Knives out in Likud over PM's allocation of ministries

Netanyahu keeping mum on preferred candidate for next Knesset speaker; Edelstein likely to take Rivlin's place.

Knesset Speaker Reuven Rivlin 370 (photo credit: Marc Israel Sellem)
Knesset Speaker Reuven Rivlin 370
(photo credit: Marc Israel Sellem)
The knives are out in the Likud, with MKs ranking high on the party list expressing disappointment on Sunday at not receiving ministerial positions, and MK Reuven Rivlin possibly dropping out of the race for Knesset speaker after losing Prime Minister Binyamin Netanyahu’s support.
Rivlin, who was speaker of the 16th and 18th Knessets, may not run for the position in the 19th Knesset, as Netanyahu has yet to publicly indicate his support.
The former Knesset speaker’s spokesman denied reports of a conversation in which the prime minister told Rivlin that he would not back him. In fact, the spokesman said, Netanyahu’s chief of staff Gil Shefer promised him on Thursday that the prime minister wants Rivlin to be speaker.
Still, Netanyahu himself has not said anything publicly, and “his silence speaks,” the spokesman said.
While Rivlin has yet to drop out of the Knesset speaker race, he does not plan to fight the prime minister’s decision.
A Likud Beytenu faction vote on the next Knesset speaker is likely to take place on Monday, and the result will be brought to the plenum for authorization.
Public Diplomacy Minister Yuli Edelstein has been campaigning to take Rivlin’s place for several months, and expressed confidence on Sunday that he has a majority in the faction and would win even if Rivlin stays in the race.
Yisrael Beytenu chairman Avigdor Liberman supports Edelstein, and with him come 10 more votes.
One high-ranking MK pointed out that Rivlin and Netanyahu often disagreed, with the former speaking out against Likud-proposed legislation, and that Rivlin may now be paying the price.
In a testament to Rivlin’s popularity as Knesset speaker with lawmakers across the political spectrum, MK Ahmed Tibi (United Arab List-Ta’al) came out in support of Rivlin continuing in the position, saying his rejection was reminiscent of the political television drama House of Cards.
“This is sticking a knife in [Rivlin’s] back.
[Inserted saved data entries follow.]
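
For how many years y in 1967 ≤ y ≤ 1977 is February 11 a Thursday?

1

Day of week of February 11 in each year:
1967: Sat, 1968: Sun, 1969: Tue, 1970: Wed, 1971: Thu ✓, 1972: Fri, 1973: Sun, 1974: Mon, 1975: Tue, 1976: Wed, 1977: Fri
Thursdays: 1971.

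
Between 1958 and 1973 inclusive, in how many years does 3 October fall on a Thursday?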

It’s a test for the representatives of ‘new politics’ like Yesh Atid and others, who should get involved to make sure that Rivlin – with whom I have massive diplomatic and ideological disagreements, but who has a courageous civil philosophy – should not be dismissed in such a callous way,” Tibi said.
Meanwhile, the younger generation of Likud MKs, who ranked high in the party primary – Ze’ev Elkin, Danny Danon, Tzipi Hotovely, Yariv Levin and others – began to express frustration at reports that Netanyahu does not plan to appoint any new ministers from within his party.
Danon expressed careful optimism that he – ninth on the party list – could get a ministry instead of MK Tzachi Hanegbi, 26th in the ranking, to whom Netanyahu promised a portfolio.
“I hope the prime minister will consider the results of the primary,” Danon said. “He needs to [go by the party list], because the Likud is a democracy.”
Danon called for Netanyahu to realize that there is a new generation of lawmakers in the Likud, and that not all of the old guard should be left in place.
“Netanyahu can’t ignore what Likud voters want,” Danon said.
MK Tzipi Hotovely, the highest-ranking woman in the Likud, attacked Netanyahu’s intentions more directly, saying that he was making a mistake.
“It’s a mistake to go for old politics and recycling the old list of ministers. At the end of the day, the public will look at the Likud’s list and say, if the government doesn’t change, then why did we vote in the primary? In a way, this shows lack of faith in the [primary] voting process,” Hotovely told Galei Yisrael Radio.
She mentioned Culture and Sport Minister Limor Livnat – 27th on the party’s 31-seat list – as someone who should no longer be part of the government.
“Thousands of votes separate me and Limor Livnat,” Hotovely pointed out.